Cricket World Cup 2011
Sachin heaps praise on Kirsten
Gary Kirsten (Gallo)
Mumbai – A few South Africans finally held cricket’s World Cup aloft on Thursday, even if it was in the light-blue of India.
Gary Kirsten, outgoing coach of India, and his two South African assistants, Eric Simons and Paddy Upton, are considered three of the main reasons why India were able to break their World Cup drought of 28 years.
India beat Sri Lanka by six wickets in the final at the Wankhede Stadium on Saturday.
The match was Kirsten’s final one in charge of the Indian team, which he inherited in 2007 from Australian Greg Chappell.
The former opening batsman, who represented South Africa in more than 100 Tests and one-day internationals, has already said that he will not stay on and will return to South Africa with his family.
Simons, who previously coached the Proteas and has been assisting with the coaching of India’s bowling attack, and Upton, the team psychologist, will also return to South Africa.
“I am completely speechless and for the first time in many years I don’t know how to express myself,” Indian batting maestro Sachin Tendulkar said after the match.

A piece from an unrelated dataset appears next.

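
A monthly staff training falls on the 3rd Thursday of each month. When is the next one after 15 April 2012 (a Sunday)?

19 April 2012

April 2012 starts on a Sunday; its first Thursday is the 5th, so the 3rd Thursday is the 19th — 19 April 2012.
19 April 2012 is after 15 April 2012, so that is the next one.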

“Gary and the rest of the coaching team deserve all the credit because they started preparing us for this a year ago. They made an enormous difference to the team and we will miss each one of them a lot.”
According to Tendulkar, who made the last of his 45 World Cup appearances on Saturday, the final was the highlight of his career that has spanned more than two decades.
“This is without a doubt the best moment of my life because I have been waiting for it for so long,” he said.
“I have been dreaming about holding the World Cup for the past 22 years, but it never became a reality. The feeling was worth the wait and I could not help but shed a tear.”
Tendulkar, who is cricket’s leading runs scorer, had been part of five unsuccessful World Cup campaigns prior to the final.
“My biggest dream has always been to win the World Cup, but there were times that it looked as if it would never happen,” he said.
“Fortunately the coaching staff and team got it right this time. The trophy is not just for the 15 players and the coaching staff in the dressing room, but for the entire country.”
Upton, who is one of South Africa’s most respected sports psychologists, said that the success had not come overnight.
“Gary, Eric and I asked ourselves a year ago whether we were ready to win the World Cup,” he said.
“We already believed then that we had the team, talent and skills. However, we weren’t ready from a mental perspective.”
The South African trio then put their shoulders to the wheel.
Even so, it was not always easy under the pressure of so many fanatical supporters, Upton said on Saturday night.
“There were many challenges, but we just kept talking about when, and not if, we would win the cup. It was really satisfying to be able to look at one another in the dressing room afterwards and say: we have done it.”
Cricket South Africa chief executive Gerald Majola was also full of praise for the 43-year-old Kirsten, who until recently has been viewed as one of the favourites to take over from Corrie van Zyl as Proteas coach.
“We are very proud of the important role that Gary, who is one of our cricketing heroes, played in India’s triumph,” said Majola.